Viele Kanzleien buhlen darum, VW-Aktionäre und -Kunden vor Gericht vertreten zu dürfen. In den USA sind Sammelklagen ganz normal, in Deutschland können zumindest Aktionäre ein sogenanntes Musterverfahren beantragen. Dabei wird eine Klage verhandelt, an deren Ausgang sich dann andere Klagen orientieren. VW-Chef Matthias Müller hält das auch für ein Geschäftsmodell von Juristen: „Wir sehen dem ganz gelassen entgegen.“ Viele Autofahrer in Europa versuchen, ihre Verfahren über eine niederländische Stiftung bündeln zu lassen. Der US-Staranwalt Michael Hausfeld kündigte an, im Namen von Kunden und Unternehmen in Deutschland gegen den Konzern vorgehen zu wollen.

Klagen der US-Behörden

Zum Jahresbeginn hat das US-Justizministerium eine Klage gegen VW vorgelegt. Dabei geht es um die Manipulationen an Dieselautos, dem Konzern werden aber auch Tricksereien und Täuschung in der Aufarbeitung der Affäre vorgeworfen. Theoretisch drohen laut der Klageschrift 45 Milliarden Dollar Strafe plus eine möglicherweise milliardenschwere Zahlung im Ermessen des Gerichts. VW will sich mit Verweis auf die laufenden Verfahren nicht dazu äußern. Berichten zufolge weitete das Ministerium seine Ermittlungen nun auf den Verdacht auf Bankbetrug und mögliche Steuergesetzes-Verstöße aus. Volkswagens US-Chef Michael Horn trat überraschend zurück.

Betrugsanzeigen

Die Staatsanwaltschaft Braunschweig ermittelt nach den Manipulationen von Stickoxidwerten gegen inzwischen 17 Beschuldigte wegen Verdachts auf Betrug und unlauteren Wettbewerb. Darunter ist nach wie vor kein Vorstandsmitglied. Gegen mindestens fünf Personen wird seit dem Herbst wegen möglicher CO2-Falschangaben ermittelt. Der Vorwurf lautet hier vor allem auf Steuerhinterziehung, weil sich die deutsche Kfz-Steuer stark am CO2-Ausstoß orientiert. Die Staatsanwaltschaft rechnet damit, dass es noch länger dauert, bis Ergebnisse vorliegen. VW will sich zu den Vorwürfen nicht äußern.

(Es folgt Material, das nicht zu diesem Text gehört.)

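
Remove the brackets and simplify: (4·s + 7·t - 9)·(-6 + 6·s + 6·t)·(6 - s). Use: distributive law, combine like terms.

-522·s + 222·s^2 - 24·s^3 + 492·s·t - 66·s^2·t - 576·t + 252·t^2 - 42·s·t^2 + 324

(4·s + 7·t - 9)·(-6 + 6·s + 6·t)·(6 - s)
= (-24·s + 24·s^2 + 24·s·t - 42·t + 42·s·t + 42·t^2 + 54 - 54·s - 54·t)·(6 - s)    [distributive law]
= (-78·s + 24·s^2 + 66·s·t - 96·t + 42·t^2 + 54)·(6 - s)    [combine like terms]
= -468·s + 78·s^2 + 144·s^2 - 24·s^3 + 396·s·t - 66·s^2·t - 576·t + 96·s·t + 252·t^2 - 42·s·t^2 + 324 - 54·s    [distributive law]
= -522·s + 222·s^2 - 24·s^3 + 492·s·t - 66·s^2·t - 576·t + 252·t^2 - 42·s·t^2 + 324    [combine like terms]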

Wegen drohender Milliardenstrafen und Schadenersatzzahlungen infolge der Manipulationen hat VW bisher noch keine Bilanz für 2015 vorgelegt. Nun habe der Aufsichtsrat seine für den 20. April angesetzten Beratungen über den Jahresabschluss 2015 um mindestens zwei Tage verschoben, berichtete das "Handelsblatt" unter Berufung auf Konzernkreise. Hintergrund sei, dass sich die Gespräche mit US-Umweltbehörden über die technische Nachbesserung von rund einer halben Million Dieselautos in die Länge zögen. Ohne die Affäre, für deren Folgen der Konzern hohe Rückstellungen bilden muss, hätte sich im vergangenen Jahr ein Gewinn von rund zehn Milliarden Euro ergeben, berichtete "Bild am Sonntag" unter Berufung auf Geschäftszahlen, die der Konzern Ende April vorstellen werde.